UNE VERSION PROMETTEUSE PLUS OFFENSIVE FONDÉE SUR L'INNOVATION COLLABORATIVE.

Pourtant, la version la plus prometteuse, que l’on peut rattacher au pratiques du New Way of Working, est à notre sens celle opérée progressivement, depuis une petite dizaine d’année, par de grand groupes français aux dirigeants éclairés. Ils amorcent ainsi une grande transformation en s’inspirant du modèle des start-up en déployant une culture entrepreneuriale. Ils ont ainsi développé en leur sein des espaces intégrés, inspirants et transformants contribuant à générer des innovations collaboratives, souvent disruptives. Cela concerne les espaces dit de corporate-coworking et surtout les laboratoires d’innovations ouverte (notamment les fablabs). Ces derniers se caractérisant par des open-space convivial disposant de ressources technologiques de prototypage rapide qui permettent l’adoption des pratiques développées par le monde des makers. Ces dirigeants avisés ont ainsi également mis en place en interne des plateformes d’innovations collaboratives et des incubateurs portés par leurs salariés avec des résultats prometteurs.

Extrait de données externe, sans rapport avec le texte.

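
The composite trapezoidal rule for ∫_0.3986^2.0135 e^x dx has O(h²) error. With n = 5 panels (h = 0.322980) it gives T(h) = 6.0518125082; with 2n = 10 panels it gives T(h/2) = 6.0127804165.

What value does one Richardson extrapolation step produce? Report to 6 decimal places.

The method has order 2: 2^2 = 4.
2^2·A(h/2) = 24.0511216660; minus A(h) gives 17.9993091578.
Denominator 4 − 1 = 3.
So the Richardson estimate is 5.9997697193.

5.999770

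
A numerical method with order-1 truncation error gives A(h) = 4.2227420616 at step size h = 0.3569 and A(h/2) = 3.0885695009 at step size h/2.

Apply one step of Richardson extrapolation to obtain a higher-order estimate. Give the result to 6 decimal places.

r = 1, so 2^r = 2.
Top: 2(3.0885695009) − (4.2227420616) = 1.9543969402
1.9543969402 ÷ 1 = 1.9543969402

1.954397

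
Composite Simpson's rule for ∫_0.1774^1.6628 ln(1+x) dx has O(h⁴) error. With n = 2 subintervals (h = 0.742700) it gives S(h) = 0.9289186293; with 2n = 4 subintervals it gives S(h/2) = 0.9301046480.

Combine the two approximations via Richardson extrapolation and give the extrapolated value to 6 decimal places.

0.930184

Error is O(h^4); halving h shrinks it by 2^4 = 16.
Difference of the inputs: 0.9301046480 − 0.9289186293 = 0.0011860187
Correction (A(h/2) − A(h))/(16 − 1) = 0.0011860187/15 = 0.0000790679
R = A(h/2) + (A(h/2) − A(h))/15 = 0.9301046480 + 0.0000790679 = 0.9301837159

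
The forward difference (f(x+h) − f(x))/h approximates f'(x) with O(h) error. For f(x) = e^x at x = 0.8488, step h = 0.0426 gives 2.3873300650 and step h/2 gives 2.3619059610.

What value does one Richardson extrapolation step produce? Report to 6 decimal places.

Order 1 gives 2^r = 2 and 2^r − 1 = 1.
Numerator 2×A(h/2) − A(h) = 2×2.3619059610 − 2.3873300650 = 2.3364818570
(2×2.3619059610 − 2.3873300650)/(2 − 1) = 2.3364818570

2.336482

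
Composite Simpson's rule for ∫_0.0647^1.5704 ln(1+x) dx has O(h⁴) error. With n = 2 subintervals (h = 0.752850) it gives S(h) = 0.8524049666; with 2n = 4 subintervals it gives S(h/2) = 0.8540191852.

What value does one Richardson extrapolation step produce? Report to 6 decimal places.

Error is O(h^4); halving h shrinks it by 2^4 = 16.
Weighted: 13.6643069632 − 0.8524049666 = 12.8119019966
Divide by 2^4 − 1 = 15.
Extrapolated: 12.8119019966 / 15 = 0.8541267998
Gap between inputs: 1.614e-03; correction applied: +0.0001076146.

0.854127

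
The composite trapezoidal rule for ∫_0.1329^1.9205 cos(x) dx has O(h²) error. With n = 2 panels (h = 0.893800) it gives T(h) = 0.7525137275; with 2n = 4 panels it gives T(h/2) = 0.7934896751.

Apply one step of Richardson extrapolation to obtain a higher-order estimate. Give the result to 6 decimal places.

0.807148

Leading term ∝ h^2; use weight 4 = 2^2.
4*0.7934896751 − 0.7525137275 = 2.4214449729
Denominator 4 − 1 = 3.
Result: 0.8071483243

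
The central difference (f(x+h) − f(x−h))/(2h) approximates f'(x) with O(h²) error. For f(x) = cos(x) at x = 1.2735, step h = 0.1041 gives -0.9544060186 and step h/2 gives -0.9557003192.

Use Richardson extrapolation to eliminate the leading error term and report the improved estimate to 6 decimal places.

-0.956132

The method has order 2: 2^2 = 4.
Numerator 4×A(h/2) − A(h) = 4×(-0.9557003192) − (-0.9544060186) = -2.8683952582
(4×(-0.9557003192) − (-0.9544060186))/(4 − 1) = -0.9561317527
Correction |R − A(h/2)| = 4.314e-04; gap |A(h/2) − A(h)| = 1.294e-03.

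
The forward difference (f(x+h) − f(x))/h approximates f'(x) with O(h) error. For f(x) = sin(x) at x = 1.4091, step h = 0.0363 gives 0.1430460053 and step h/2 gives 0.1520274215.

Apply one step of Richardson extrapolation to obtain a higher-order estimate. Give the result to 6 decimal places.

0.161009

r = 1: numerator weight 2, denominator 1.
2^1×A(h/2) = 0.3040548430; minus A(h) gives 0.1610088377.
Denominator 2 − 1 = 1.
R = 0.1610088377/1 = 0.1610088377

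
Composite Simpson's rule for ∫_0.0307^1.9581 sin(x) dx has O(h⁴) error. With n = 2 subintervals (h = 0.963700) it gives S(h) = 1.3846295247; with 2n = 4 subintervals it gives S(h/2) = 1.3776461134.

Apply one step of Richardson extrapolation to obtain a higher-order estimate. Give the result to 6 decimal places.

r = 4, so 2^r = 16.
2^4×A(h/2) = 22.0423378144; minus A(h) gives 20.6577082897.
Divide by 2^4 − 1 = 15.
Extrapolated: 20.6577082897 / 15 = 1.3771805526

1.377181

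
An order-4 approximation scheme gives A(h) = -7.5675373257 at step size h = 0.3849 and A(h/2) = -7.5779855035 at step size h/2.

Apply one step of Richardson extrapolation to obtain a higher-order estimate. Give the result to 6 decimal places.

-7.578682

r = 4: numerator weight 16, denominator 15.
16·(-7.5779855035) − (-7.5675373257) = -113.6802307303
(16·(-7.5779855035) − (-7.5675373257))/(16 − 1) = -7.5786820487
Shift from A(h/2): −0.0006965452.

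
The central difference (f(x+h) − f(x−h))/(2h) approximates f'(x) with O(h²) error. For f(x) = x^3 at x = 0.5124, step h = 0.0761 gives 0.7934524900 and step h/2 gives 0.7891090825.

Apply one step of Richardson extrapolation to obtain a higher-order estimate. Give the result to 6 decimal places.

r = 2, so 2^r = 4.
Top: 4(0.7891090825) − (0.7934524900) = 2.3629838400
Divide by 2^2 − 1 = 3.
(4*0.7891090825 − 0.7934524900)/(4 − 1) = 0.7876612800

0.787661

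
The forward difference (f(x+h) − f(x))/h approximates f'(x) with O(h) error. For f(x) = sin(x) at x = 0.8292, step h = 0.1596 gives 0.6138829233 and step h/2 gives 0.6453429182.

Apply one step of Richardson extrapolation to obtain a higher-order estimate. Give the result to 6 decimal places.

0.676803

Error is O(h^1); halving h shrinks it by 2^1 = 2.
Numerator 2×A(h/2) − A(h) = 2×0.6453429182 − 0.6138829233 = 0.6768029131
Divide by 2^1 − 1 = 1.
So the Richardson estimate is 0.6768029131.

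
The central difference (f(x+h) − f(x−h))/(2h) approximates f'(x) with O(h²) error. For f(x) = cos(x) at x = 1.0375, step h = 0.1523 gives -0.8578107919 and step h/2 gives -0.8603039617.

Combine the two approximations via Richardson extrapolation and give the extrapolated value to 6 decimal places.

-0.861135

The method has order 2: 2^2 = 4.
Numerator 4 × A(h/2) − A(h) = 4 × (-0.8603039617) − (-0.8578107919) = -2.5834050549
Divide by 2^2 − 1 = 3.
(4 × (-0.8603039617) − (-0.8578107919))/(4 − 1) = -0.8611350183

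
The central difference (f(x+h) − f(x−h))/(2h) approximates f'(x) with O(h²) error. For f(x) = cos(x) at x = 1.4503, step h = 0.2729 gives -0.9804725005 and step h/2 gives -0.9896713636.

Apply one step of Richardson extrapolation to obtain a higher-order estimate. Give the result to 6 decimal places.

-0.992738

r = 2: numerator weight 4, denominator 3.
4 × (-0.9896713636) − (-0.9804725005) = -2.9782129539
Extrapolated: (-2.9782129539) / 3 = -0.9927376513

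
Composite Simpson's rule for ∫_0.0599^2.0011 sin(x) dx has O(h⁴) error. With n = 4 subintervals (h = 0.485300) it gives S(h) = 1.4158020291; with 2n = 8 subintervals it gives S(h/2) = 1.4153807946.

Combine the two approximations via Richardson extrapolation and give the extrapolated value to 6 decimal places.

1.415353

Leading term ∝ h^4; use weight 16 = 2^4.
16 × 1.4153807946 − 1.4158020291 = 21.2302906845
Extrapolated: 21.2302906845 / 15 = 1.4153527123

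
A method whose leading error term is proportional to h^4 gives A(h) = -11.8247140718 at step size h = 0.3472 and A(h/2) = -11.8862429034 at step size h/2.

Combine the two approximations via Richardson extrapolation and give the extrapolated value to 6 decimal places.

-11.890345

r = 4, so 2^r = 16.
16×(-11.8862429034) − (-11.8247140718) = -178.3551723826
Divide by 2^4 − 1 = 15.
Result: -11.8903448255
Shift from A(h/2): −0.0041019221.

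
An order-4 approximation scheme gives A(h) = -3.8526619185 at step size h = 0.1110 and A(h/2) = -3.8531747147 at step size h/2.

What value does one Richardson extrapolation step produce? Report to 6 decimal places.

-3.853209

Error is O(h^4); halving h shrinks it by 2^4 = 16.
16*(-3.8531747147) = -61.6507954352; (-61.6507954352) − (-3.8526619185) = -57.7981335167
Extrapolated: (-57.7981335167) / 15 = -3.8532089011
Gap between inputs: 5.128e-04; correction applied: −0.0000341864.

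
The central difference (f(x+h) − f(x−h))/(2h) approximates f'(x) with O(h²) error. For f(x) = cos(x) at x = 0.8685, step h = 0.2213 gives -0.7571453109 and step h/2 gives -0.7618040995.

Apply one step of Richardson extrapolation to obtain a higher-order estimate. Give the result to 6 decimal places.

Leading term ∝ h^2; use weight 4 = 2^2.
Difference of the inputs: -0.7618040995 − (-0.7571453109) = -0.0046587886
Divide by 2^2 − 1 = 3: (-0.0046587886)/3 = -0.0015529295
R = -0.7618040995 − 0.0015529295 = -0.7633570290

-0.763357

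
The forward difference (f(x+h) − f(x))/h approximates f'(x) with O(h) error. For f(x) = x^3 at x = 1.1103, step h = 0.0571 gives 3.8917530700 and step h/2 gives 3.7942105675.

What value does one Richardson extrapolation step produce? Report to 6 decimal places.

3.696668

r = 1, so 2^r = 2.
2·3.7942105675 − 3.8917530700 = 3.6966680650
3.6966680650 ÷ 1 = 3.6966680650
Gap between inputs: 9.754e-02; correction applied: −0.0975425025.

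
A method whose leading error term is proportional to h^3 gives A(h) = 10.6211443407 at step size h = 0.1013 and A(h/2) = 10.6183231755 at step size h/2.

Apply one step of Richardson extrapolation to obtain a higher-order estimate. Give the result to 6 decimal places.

10.617920

r = 3, so 2^r = 8.
8 × 10.6183231755 = 84.9465854040; 84.9465854040 − 10.6211443407 = 74.3254410633
Denominator 8 − 1 = 7.
Result: 10.6179201519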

Il est encore prématuré de tirer à ce stade des bilans de ces démarches en termes d’efficacité, mais elles s’inscrivent impérativement dans le sens du devenir des grandes organisations. Avec toutefois deux limites à surmonter. La première est de ne pas céder risque de dérive de certaine grandes firmes, caractérisé par la volonté de déployer à tout prix le modèle start-up en leur sein convaincues que ces méthodes les rendront précisément aussi agiles que les jeunes pousses… La seconde est liée à la réalité d’une culture hexagonale, où la figure de l’« homo hierarchicus » reste encore très prégnante comme le soulignent les études référentes (Eurofound, 2015, enquête DARES 2015). Revisiter cette culture nécessite un nouveau référentiel managérial offensif, encourageant fortement la prise de risque, le lâcher prise, l’octroi d’une préemption de confiance et inciter les acteurs à faire preuve de courage en la matière.